Yet, controversy is what the annual Academy Awards have housed more than anything. Hattie McDaniel was literally segregated from her counterparts due to her color, despite being nominated and subsequently winning Best Supporting Actress. Marlon Brando’s historic absence from his Best Actor win in protest of discrimination against Native peoples. The #OscarsSoWhite movement sprouted by comedian and host Chris Rock in opposition to the clear discrepancy between the (lack of) Black representation and that of their white counterparts, and on and on.
From Foreign to International

Recently there have been calls for considerable restructuring of the Awards and in particular the category for the newly renamed Academy Award for Best International Film (formerly Best Foreign Film). Originally introduced to recognize films from other parts of the world outside the U.S., the award also provided a larger, more mainstream platform to non-English films that perhaps hadn’t received exposure from an American and Western audience. This was also partially due to disparities in the budget, as well as a lack of distribution, and often the inherent snobbery that comes with subtitled, non-English flicks amongst the mainstream media and audiences.
However, concurrent with an increasingly progressive society and significant technological advancements comes with it better cinema, wider distribution, and a warmer, more accepting, and naturally more willing reception. The idea of a “foreign” film was finally seen to be alienating, making an ‘other’ out of a whole culture; “foreign is not a film genre,” as critic Andrew Lapin writes. This, in turn, has led to the more inclusive name change of the award.
The conception of streaming services like Netflix, Prime, and Apple TV+ has brought foreign films to the forefront also, into the homes and to the eyes and ears of a previously untapped audience. Netflix even reports that an incredible 97% of its American audience watched a non-English title on their platform in 2021.
Best International Feature or Best Picture?

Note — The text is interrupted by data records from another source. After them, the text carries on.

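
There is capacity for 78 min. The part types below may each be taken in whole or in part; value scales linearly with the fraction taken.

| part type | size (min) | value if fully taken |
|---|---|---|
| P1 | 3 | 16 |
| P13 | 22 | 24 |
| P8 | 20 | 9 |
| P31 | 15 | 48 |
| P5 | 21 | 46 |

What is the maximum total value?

Best value per unit of size first: P1 16/3≈5.33, P31 48/15≈3.2, P5 46/21≈2.19, P13 24/22≈1.09, P8 9/20≈0.45.
Take all of P1 (3 min, value 16) → 75 min left.
All 15 min of P31 fit (value 48) → 60 remain.
P5: take in full, 21 min for value 46 → 39 left.
All 22 min of P13 fit (value 24) → 17 remain.
Only 17 min remain; take 17/20 of P8 for value 9×17/20 = 7.65.
Total value = 141.65.

141.65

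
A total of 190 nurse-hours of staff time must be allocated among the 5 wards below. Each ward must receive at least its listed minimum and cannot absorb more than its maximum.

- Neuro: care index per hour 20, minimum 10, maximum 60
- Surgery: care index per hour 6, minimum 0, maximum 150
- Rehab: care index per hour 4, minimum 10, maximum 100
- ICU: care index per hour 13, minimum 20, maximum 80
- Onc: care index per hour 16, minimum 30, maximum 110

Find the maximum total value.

Meeting every minimum uses 10+0+10+20+30 = 70 nurse-hours, leaving 120.
Highest care index per hour first: Neuro 20 > Onc 16 > ICU 13 > Surgery 6 > Rehab 4.
Neuro takes 50 more to reach its cap of 60 ; 70 left.
Onc: +70 (room for 80) → 100. Pool exhausted.
Total = 20×60 + 4×10 + 13×20 + 16×100 = 3100.

3100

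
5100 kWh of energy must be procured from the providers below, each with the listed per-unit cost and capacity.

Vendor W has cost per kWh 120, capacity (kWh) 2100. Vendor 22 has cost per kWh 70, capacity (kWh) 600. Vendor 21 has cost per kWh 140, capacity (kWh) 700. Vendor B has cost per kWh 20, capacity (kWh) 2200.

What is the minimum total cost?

366000

Fill from the cheapest provider first.
Vendor B at 20: take all 2200 kWh ; 2900 still needed.
Vendor 22 (70): use full 600 ; 2300 kWh to go.
Take 2100 from Vendor W at 120 ; need 200 more.
Vendor 21 (140): take the remaining 200 ; done.
Cost = 2200×20 + 600×70 + 2100×120 + 200×140 = 366000.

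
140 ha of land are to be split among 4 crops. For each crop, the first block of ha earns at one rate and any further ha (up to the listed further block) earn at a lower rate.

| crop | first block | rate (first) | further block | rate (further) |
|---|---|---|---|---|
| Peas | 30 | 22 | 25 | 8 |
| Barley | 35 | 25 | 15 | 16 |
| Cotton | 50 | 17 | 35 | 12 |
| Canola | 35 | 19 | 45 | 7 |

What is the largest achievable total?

2880

Rank every tier by rate: Barley/T1 25 > Peas/T1 22 > Canola/T1 19 > Cotton/T1 17 > Barley/T2 16 > Cotton/T2 12 > Peas/T2 8 > Canola/T2 7.
Barley T1 at 25: fill all 35 ; 105 left.
Peas T1 at 22: fill all 30 ; 75 left.
Canola/T1 (19): +35 ; 40 left.
40 remain; put them into Cotton T1 at 17.
Total = 25×35 + 22×30 + 19×35 + 17×40 = 2880.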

In recent years, international films have excelled even outside of their supposed category, with the likes of Bong Joon-Ho’s Parasite, Netflix’s Roma, Minari, and Amour all receiving Best Picture nominations, along with other categories. With Parasite scooping the Academy’s most prestigious award in the form of Best Picture, as well as Best Original Screenplay and Best Director (and Roma winning the latter as well), many are wondering why there’s even a separate category for these great films.
Whilst those middle-class, middle-aged white men sit behind the scenes with their clipboards, self-curated rule book, and discerning eyes, they have admittedly made some inroads into reforming the category. Changing the outdated, implicit use of the word “foreign” was a positive first step, but a bigger issue still remains at hand. The responsibility of deciding which films are even considered for nomination is something that requires urgent amelioration and correction from those at the Academy of Motion Picture Arts and Sciences.
Currently, it is left down to countries to appoint their own nominee. If this process remained unhampered and democratic away from the prejudicial, politically motivated, and corrupt governments of some countries, then there might be transparency and fairness in the decision-making process.
Unfortunately, this isn’t the case, with many states wanting to exclude certain motion pictures from wider, international consumption due to the challenge these movies make against the country’s political ideologies. This has subsequently led to countries circumnavigating any threat to their own propaganda by omitting these films despite them being potentially award-worthy. The likes of Russian, Chinese, Iranian, Syrian and other films may face censorship, with some nominees even used as vehicles for propaganda.

An additional problem has troubled some “foreign” nations, with them being ineligible for any nomination due to them being English-speaking countries, but at the same time falling into the international country bracket, consequently leaving them snookered. This has occurred to the film industry in Nigeria as well as several other countries, which largely speak English. Ava DuVernay called this out with the film Lionheart, Nigeria’s very first submission for Best International Feature, which was rejected because Nigeria’s official language is English. The International Film category is doubly confusing if you consider that the likes of the UK and Australia are both overseas and technically “foreign,” and whose language is English, and yet their films (especially British ones) win Oscars all the time.
The International Feature Film category certainly calls for a review, not just on its flawed anatomy in having its nominees selected by their mother nations, but also by bringing into question the real necessity of still having a category for international films at all. Considering there is a growing proportion of categories that are including nominations for great international films, several of which are winning major awards, there surely must be room for discussion over the category’s existence.